Chopra equated failing to believe his nonsense with lacking a sense of wonder. Orac responded:

No sense of wonder? Come on! Wonder at the marvelous complexity of the human body and biology was part of what led me to become a physician and a scientist. Grudging awe at the seemingly indestructible complexity of cancer is what led me into cancer research. Moreover, skeptics’ don’t think they know what right thought is, at least not in terms of what that thought is. We do, however, recognize errors in how to analyze data and come to conclusions. We recognize where reason goes wrong. Chopra seems to think that anything goes when it comes to thought. Maybe it does, but all thought is not equal. In science, conclusions based on sound evidence and reasoning trump conclusions based on a self-proclaimed sense of wonder that probes no more deeply than what the woo-meister wants to believe. In art and poetry, the fantastic and creative can trump data. Chopra seems to think that it should be the same in all realms, but science is not art or poetry. Science is a means of understanding the principles by which the universe functions.

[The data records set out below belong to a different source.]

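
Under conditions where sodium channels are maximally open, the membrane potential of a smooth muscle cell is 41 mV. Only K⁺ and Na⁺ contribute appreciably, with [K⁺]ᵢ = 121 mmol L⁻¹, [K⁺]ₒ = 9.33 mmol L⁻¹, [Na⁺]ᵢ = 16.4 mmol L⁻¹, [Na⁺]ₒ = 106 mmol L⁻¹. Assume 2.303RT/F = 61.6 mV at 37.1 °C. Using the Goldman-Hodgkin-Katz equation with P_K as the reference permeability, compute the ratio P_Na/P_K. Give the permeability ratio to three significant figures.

Let α = P_Na/P_K. GHK: Vm = 61.6·log₁₀[(Kₒ + α·Naₒ)/(Kᵢ + α·Naᵢ)].
10^(Vm/61.6) = 10^(41.0/61.6) = 4.63
So 4.63·(Kᵢ + α·Naᵢ) = Kₒ + α·Naₒ → α = (4.63·121.0 − 9.33) / (106.0 − 4.63·16.4)
α = (560.2 − 9.33) / (106.0 − 75.93) = 550.9/30.07 = 18.32

18.3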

Chopra also attacked skepticism in a previous post where he falsely claimed, “skeptics take pride in defending the status quo and condemn the kind of open-minded inquiry that peers into the unknown.” Orac responded to this argument:

And there’s Chopra’s problem. He thinks that questioning the status quo is a good thing, and so it often is. However, he does not understand that just questioning is not enough. Anyone can come up with a half-baked “challenge” to the status quo. I could make up a half dozen challenges to various scientific theories in the next couple of minutes without breaking a sweat. Does that mean my speculations should be taken seriously, particularly if I have no evidence to back them up and little understanding of the issues involved? No! But Chopra engages in nothing but special pleading, apparently thinking that his views and those of woo-meisters like him, should be held to a different standard of evidence and taken seriously because they challenge the status quo. He thinks his pseudoscientific or even unscientific views of medicine and science should be considered on par with science-based medicine and existing science because…well…because he does.